Превосходный миниатюрный портрет акварелью двенадцатилетней Лизы был выслан Дроздовыми Степану Трофимовичу из Петербурга ещё лет девять назад. С тех пор он постоянно висел у него на стене.
- Неужто я была таким хорошеньким ребёнком? Неужто это моё лицо?
Она встала и с портретом в руках посмотрелась в зеркало.
- Поскорей, возьмите! - воскликнула она, отдавая портрет, - не вешайте теперь, после, не хочу и смотреть на него. - Она села опять на диван. - Одна жизнь прошла, началась другая, потом другая прошла - началась третья, и всё без конца. Все концы точно как ножницами обрезывает. Видите, какие я старые вещи рассказываю, а ведь сколько правды!
Она усмехнувшись посмотрела на меня; уже несколько раз она на меня взглядывала, но Степан Трофимович в своём волнении и забыл, что обещал меня представить.
- А зачем мой портрет висит у вас под кинжалами? И зачем у вас столько кинжалов и сабель?
У него, действительно, висели на стене, не знаю для чего, два ятагана накрест, а над ними настоящая черкесская шашка. Спрашивая, она так прямо на меня посмотрела, что я хотел было что-то ответить, но осёкся. Степан Трофимович догадался наконец и меня представил.

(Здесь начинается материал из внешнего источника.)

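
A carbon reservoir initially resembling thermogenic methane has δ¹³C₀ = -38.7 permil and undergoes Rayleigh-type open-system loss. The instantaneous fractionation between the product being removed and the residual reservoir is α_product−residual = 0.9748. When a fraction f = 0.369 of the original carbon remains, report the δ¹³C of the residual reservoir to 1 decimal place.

Rayleigh residual: δ_res = (δ₀ + 1000)·f^(α−1) − 1000
α − 1 = -0.02520
f^(α−1) = 0.369^(-0.02520) = 1.025442
δ_res = (-38.7 + 1000) × 1.025442 − 1000 = 985.757 − 1000 = -14.24 permil

-14.2 permil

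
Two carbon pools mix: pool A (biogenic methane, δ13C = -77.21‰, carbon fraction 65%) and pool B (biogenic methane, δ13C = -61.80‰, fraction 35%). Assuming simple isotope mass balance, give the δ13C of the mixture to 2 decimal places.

-71.82‰

δ_mix = f_A·δ_A + f_B·δ_B
δ_mix = 0.65 × (-77.21) + 0.35 × (-61.80)
δ_mix = -50.186 + -21.630 = -71.816‰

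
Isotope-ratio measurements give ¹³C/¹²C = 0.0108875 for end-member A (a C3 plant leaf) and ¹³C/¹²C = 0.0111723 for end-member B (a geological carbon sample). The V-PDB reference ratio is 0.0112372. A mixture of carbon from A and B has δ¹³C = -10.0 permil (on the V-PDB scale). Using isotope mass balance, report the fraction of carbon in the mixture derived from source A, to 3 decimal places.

δ_A = (0.0108875/0.0112372 − 1)×1000 = (0.968880 − 1)×1000 = -31.120 permil
δ_B = (0.0111723/0.0112372 − 1)×1000 = (0.994225 − 1)×1000 = -5.775 permil
f_A = (δ_mix − δ_B)/(δ_A − δ_B) = (-10.0 − (-5.775))/(-31.120 − (-5.775))
f_A = -4.225 / -25.344 = 0.1667

0.167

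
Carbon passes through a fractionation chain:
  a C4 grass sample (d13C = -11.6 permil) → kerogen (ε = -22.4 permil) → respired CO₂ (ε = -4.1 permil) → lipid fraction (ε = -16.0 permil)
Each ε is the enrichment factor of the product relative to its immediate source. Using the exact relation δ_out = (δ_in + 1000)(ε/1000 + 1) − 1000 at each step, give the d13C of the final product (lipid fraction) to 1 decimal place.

-53.1 permil

step 1: δ = (-11.60 + 1000)·(-22.4/1000 + 1) − 1000 = -33.74 permil
step 2: δ = (-33.74 + 1000)·(-4.1/1000 + 1) − 1000 = -37.70 permil
step 3: δ = (-37.70 + 1000)·(-16.0/1000 + 1) − 1000 = -53.10 permil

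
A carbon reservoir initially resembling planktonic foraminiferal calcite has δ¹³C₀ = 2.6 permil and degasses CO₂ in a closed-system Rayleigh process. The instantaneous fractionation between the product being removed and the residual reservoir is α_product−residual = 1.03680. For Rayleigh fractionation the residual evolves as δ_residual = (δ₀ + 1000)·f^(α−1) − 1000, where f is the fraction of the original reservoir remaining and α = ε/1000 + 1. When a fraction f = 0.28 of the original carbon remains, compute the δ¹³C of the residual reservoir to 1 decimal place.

-43.3 permil

Rayleigh residual: δ_res = (δ₀ + 1000)·f^(α−1) − 1000
α − 1 = 0.03680
f^(α−1) = 0.28^(0.03680) = 0.954235
δ_res = (2.6 + 1000) × 0.954235 − 1000 = 956.716 − 1000 = -43.28 permil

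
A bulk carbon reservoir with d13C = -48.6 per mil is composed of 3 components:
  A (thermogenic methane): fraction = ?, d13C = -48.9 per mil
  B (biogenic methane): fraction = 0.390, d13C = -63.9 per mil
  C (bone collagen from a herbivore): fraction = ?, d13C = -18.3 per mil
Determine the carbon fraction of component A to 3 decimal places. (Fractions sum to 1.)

Let f_A and f_C be the unknown fractions; fractions sum to 1 so f_A + f_C = 0.610.
Mass balance: Σ fᵢ·δᵢ = δ_bulk ⇒ f_A·(-48.9) + f_C·(-18.3) = -48.6 − (-24.921) = -23.679
Substitute f_C = 0.610 − f_A:
f_A·(-48.9 − -18.3) = -23.679 − 0.610×(-18.3) = -12.516
f_A = -12.516 / -30.6 = 0.4090

0.409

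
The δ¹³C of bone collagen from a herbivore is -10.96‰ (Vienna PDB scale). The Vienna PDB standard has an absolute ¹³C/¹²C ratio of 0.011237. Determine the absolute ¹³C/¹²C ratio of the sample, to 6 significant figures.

0.0111138

R_sample = R_standard × (δ¹³C/1000 + 1)
R_sample = 0.011237 × (-10.96/1000 + 1) = 0.011237 × 0.989040
R_sample = 0.0111138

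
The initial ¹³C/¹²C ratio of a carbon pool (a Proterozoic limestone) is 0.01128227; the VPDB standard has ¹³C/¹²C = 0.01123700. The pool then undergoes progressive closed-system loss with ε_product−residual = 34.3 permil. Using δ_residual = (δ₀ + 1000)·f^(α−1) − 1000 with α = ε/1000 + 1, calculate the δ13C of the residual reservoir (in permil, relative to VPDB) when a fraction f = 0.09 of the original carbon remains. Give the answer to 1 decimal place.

-75.6 permil

δ₀ = (0.01128227/0.01123700 − 1)×1000 = (1.004029 − 1)×1000 = 4.029 permil
α − 1 = ε/1000 = 0.0343
f^(α−1) = 0.09^(0.0343) = 0.920726
δ_res = (4.029 + 1000) × 0.920726 − 1000 = 924.436 − 1000 = -75.56 permil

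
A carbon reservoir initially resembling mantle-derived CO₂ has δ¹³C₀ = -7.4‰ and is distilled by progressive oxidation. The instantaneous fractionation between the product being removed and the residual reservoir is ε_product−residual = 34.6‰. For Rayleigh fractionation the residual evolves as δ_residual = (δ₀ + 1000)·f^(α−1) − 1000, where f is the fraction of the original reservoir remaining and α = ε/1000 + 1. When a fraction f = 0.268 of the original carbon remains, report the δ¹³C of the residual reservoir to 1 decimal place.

Rayleigh residual: δ_res = (δ₀ + 1000)·f^(α−1) − 1000
α = ε/1000 + 1 = 1.03460, so α − 1 = 0.03460
f^(α−1) = 0.268^(0.03460) = 0.955462
δ_res = (-7.4 + 1000) × 0.955462 − 1000 = 948.392 − 1000 = -51.61‰

-51.6‰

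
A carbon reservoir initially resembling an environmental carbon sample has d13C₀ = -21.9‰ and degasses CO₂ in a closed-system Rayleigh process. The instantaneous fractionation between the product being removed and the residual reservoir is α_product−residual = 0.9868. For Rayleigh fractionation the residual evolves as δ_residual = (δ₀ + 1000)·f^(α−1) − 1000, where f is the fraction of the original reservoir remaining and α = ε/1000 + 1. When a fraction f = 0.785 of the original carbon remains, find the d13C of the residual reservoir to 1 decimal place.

-18.8‰

Rayleigh residual: δ_res = (δ₀ + 1000)·f^(α−1) − 1000
α − 1 = -0.01320
f^(α−1) = 0.785^(-0.01320) = 1.003200
δ_res = (-21.9 + 1000) × 1.003200 − 1000 = 981.230 − 1000 = -18.77‰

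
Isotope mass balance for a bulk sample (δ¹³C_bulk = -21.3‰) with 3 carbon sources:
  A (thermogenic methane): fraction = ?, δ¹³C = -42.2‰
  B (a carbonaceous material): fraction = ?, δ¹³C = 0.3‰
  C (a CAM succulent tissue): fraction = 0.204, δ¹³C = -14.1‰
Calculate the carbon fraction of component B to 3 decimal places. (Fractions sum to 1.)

0.357

Let f_B and f_A be the unknown fractions; fractions sum to 1 so f_B + f_A = 0.796.
Mass balance: Σ fᵢ·δᵢ = δ_bulk ⇒ f_B·(0.3) + f_A·(-42.2) = -21.3 − (-2.876) = -18.424
Substitute f_A = 0.796 − f_B:
f_B·(0.3 − -42.2) = -18.424 − 0.796×(-42.2) = 15.168
f_B = 15.168 / 42.5 = 0.3569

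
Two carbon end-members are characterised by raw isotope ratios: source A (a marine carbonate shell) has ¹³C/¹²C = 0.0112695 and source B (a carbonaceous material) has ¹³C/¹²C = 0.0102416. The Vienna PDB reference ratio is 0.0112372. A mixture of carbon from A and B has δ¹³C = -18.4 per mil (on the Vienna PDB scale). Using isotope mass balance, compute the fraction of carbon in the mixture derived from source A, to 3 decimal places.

0.767

δ_A = (0.0112695/0.0112372 − 1)×1000 = (1.002874 − 1)×1000 = 2.874 per mil
δ_B = (0.0102416/0.0112372 − 1)×1000 = (0.911401 − 1)×1000 = -88.599 per mil
f_A = (δ_mix − δ_B)/(δ_A − δ_B) = (-18.4 − (-88.599))/(2.874 − (-88.599))
f_A = 70.199 / 91.473 = 0.7674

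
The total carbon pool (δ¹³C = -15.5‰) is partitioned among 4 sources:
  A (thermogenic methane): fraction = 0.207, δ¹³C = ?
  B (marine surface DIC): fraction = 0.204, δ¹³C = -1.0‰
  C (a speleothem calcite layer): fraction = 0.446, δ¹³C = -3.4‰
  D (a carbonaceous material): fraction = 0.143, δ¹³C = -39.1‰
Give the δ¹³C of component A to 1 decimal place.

-39.6‰

Isotope mass balance: δ_bulk = Σ fᵢ·δᵢ.
-15.5 = 0.207×δ_A + 0.204×(-1.0) + 0.446×(-3.4) + 0.143×(-39.1)
0.207·δ_A = -15.5 − (-7.312) = -8.188
δ_A = -8.188 / 0.207 = -39.56‰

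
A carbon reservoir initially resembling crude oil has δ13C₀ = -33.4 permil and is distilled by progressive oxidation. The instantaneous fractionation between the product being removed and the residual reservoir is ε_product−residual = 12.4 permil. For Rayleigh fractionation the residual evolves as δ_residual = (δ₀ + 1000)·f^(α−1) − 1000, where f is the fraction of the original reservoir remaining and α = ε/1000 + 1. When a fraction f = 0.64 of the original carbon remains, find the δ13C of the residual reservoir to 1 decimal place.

-38.7 permil

Rayleigh residual: δ_res = (δ₀ + 1000)·f^(α−1) − 1000
α = ε/1000 + 1 = 1.01240, so α − 1 = 0.01240
f^(α−1) = 0.64^(0.01240) = 0.994481
δ_res = (-33.4 + 1000) × 0.994481 − 1000 = 961.266 − 1000 = -38.73 permil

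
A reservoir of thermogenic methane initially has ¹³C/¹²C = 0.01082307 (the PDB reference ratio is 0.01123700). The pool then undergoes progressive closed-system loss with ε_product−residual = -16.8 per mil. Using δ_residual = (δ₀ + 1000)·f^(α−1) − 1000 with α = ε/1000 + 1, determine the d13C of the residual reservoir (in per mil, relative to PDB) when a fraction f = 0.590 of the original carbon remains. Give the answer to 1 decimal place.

-28.3 per mil

δ₀ = (0.01082307/0.01123700 − 1)×1000 = (0.963164 − 1)×1000 = -36.836 per mil
α − 1 = ε/1000 = -0.0168
f^(α−1) = 0.590^(-0.0168) = 1.008904
δ_res = (-36.836 + 1000) × 1.008904 − 1000 = 971.739 − 1000 = -28.26 per mil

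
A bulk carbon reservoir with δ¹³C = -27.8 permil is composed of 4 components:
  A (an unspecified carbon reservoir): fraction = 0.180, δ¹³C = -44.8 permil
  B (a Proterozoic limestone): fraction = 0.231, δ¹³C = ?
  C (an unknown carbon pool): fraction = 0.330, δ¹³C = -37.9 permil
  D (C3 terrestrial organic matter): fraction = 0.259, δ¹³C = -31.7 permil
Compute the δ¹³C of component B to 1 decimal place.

Isotope mass balance: δ_bulk = Σ fᵢ·δᵢ.
-27.8 = 0.180×(-44.8) + 0.231×δ_B + 0.330×(-37.9) + 0.259×(-31.7)
0.231·δ_B = -27.8 − (-28.781) = 0.981
δ_B = 0.981 / 0.231 = 4.25 permil

4.2 permil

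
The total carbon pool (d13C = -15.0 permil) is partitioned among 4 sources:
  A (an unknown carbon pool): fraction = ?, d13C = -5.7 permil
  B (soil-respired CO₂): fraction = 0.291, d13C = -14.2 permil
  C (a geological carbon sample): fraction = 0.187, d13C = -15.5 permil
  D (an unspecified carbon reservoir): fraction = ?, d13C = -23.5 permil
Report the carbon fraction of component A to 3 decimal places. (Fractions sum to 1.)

Let f_A and f_D be the unknown fractions; fractions sum to 1 so f_A + f_D = 0.522.
Mass balance: Σ fᵢ·δᵢ = δ_bulk ⇒ f_A·(-5.7) + f_D·(-23.5) = -15.0 − (-7.031) = -7.969
Substitute f_D = 0.522 − f_A:
f_A·(-5.7 − -23.5) = -7.969 − 0.522×(-23.5) = 4.298
f_A = 4.298 / 17.8 = 0.2414

0.241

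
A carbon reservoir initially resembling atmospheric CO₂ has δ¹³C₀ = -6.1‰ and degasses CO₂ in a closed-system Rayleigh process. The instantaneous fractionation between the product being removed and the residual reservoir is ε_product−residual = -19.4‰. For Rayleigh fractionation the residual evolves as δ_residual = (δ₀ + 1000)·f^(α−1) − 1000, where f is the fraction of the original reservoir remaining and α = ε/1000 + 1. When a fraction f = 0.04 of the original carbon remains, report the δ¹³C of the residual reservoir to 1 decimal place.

57.9‰

Rayleigh residual: δ_res = (δ₀ + 1000)·f^(α−1) − 1000
α = ε/1000 + 1 = 0.98060, so α − 1 = -0.01940
f^(α−1) = 0.04^(-0.01940) = 1.064437
δ_res = (-6.1 + 1000) × 1.064437 − 1000 = 1057.944 − 1000 = 57.94‰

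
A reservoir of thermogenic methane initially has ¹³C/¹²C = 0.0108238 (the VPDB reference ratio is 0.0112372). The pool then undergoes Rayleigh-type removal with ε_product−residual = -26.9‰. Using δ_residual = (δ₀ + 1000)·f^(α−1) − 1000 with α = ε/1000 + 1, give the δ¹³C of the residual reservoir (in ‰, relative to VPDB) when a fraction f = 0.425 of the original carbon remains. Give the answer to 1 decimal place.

-14.4‰

δ₀ = (0.0108238/0.0112372 − 1)×1000 = (0.963211 − 1)×1000 = -36.789‰
α − 1 = ε/1000 = -0.0269
f^(α−1) = 0.425^(-0.0269) = 1.023284
δ_res = (-36.789 + 1000) × 1.023284 − 1000 = 985.639 − 1000 = -14.36‰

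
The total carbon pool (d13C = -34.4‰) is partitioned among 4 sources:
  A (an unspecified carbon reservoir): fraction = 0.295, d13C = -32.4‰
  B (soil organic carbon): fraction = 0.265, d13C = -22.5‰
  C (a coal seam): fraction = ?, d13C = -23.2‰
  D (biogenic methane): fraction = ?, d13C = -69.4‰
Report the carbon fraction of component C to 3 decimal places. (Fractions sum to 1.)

0.252

Let f_C and f_D be the unknown fractions; fractions sum to 1 so f_C + f_D = 0.440.
Mass balance: Σ fᵢ·δᵢ = δ_bulk ⇒ f_C·(-23.2) + f_D·(-69.4) = -34.4 − (-15.521) = -18.880
Substitute f_D = 0.440 − f_C:
f_C·(-23.2 − -69.4) = -18.880 − 0.440×(-69.4) = 11.657
f_C = 11.657 / 46.2 = 0.2523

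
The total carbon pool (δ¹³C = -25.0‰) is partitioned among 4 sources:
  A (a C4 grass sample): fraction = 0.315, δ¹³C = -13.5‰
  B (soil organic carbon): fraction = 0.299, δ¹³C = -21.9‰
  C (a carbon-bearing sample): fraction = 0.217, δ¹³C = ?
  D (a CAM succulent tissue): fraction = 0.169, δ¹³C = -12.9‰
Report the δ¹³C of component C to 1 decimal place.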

- Знаю, знаю, - сказала она, - я очень рада. Мама́ об вас тоже много слышала. Познакомьтесь и с Маврикием Николаевичем, это прекрасный человек. Я об вас уже составила смешное понятие: ведь вы конфидент Степана Трофимовича?
Я покраснел.
- Ах, простите пожалуйста, я совсем не то слово сказала; вовсе не смешное, а так… (Она покраснела и сконфузилась.) - Впрочем, что́ же стыдиться того, что вы прекрасный человек? Ну, пора нам, Маврикий Николаевич! Степан Трофимович, через полчаса чтобы вы у нас были. Боже, сколько мы будем говорить! Теперь уж я ваш конфидент, и обо всём, обо всём, понимаете?
Степан Трофимович тотчас же испугался.
- О, Маврикий Николаевич всё знает, его не конфузьтесь!
- Что же знает?
- Да чего вы! - вскричала она в изумлении. - Ба, да ведь и правда, что они скрывают! Я верить не хотела. Дашу тоже скрывают. Тётя давеча меня не пустила к Даше, говорит, что у ней голова болит.
- Но… но как вы узнали?
- Ах, Боже, так же, как и все. Эка мудрость!
- Да разве все?..
- Ну да как же? Мамаша, правда, сначала узнала через Алёну Фроловну, мою няню; ей ваша Настасья прибежала сказать. Ведь вы говорили же Настасье? Она говорит, что вы ей сами говорили.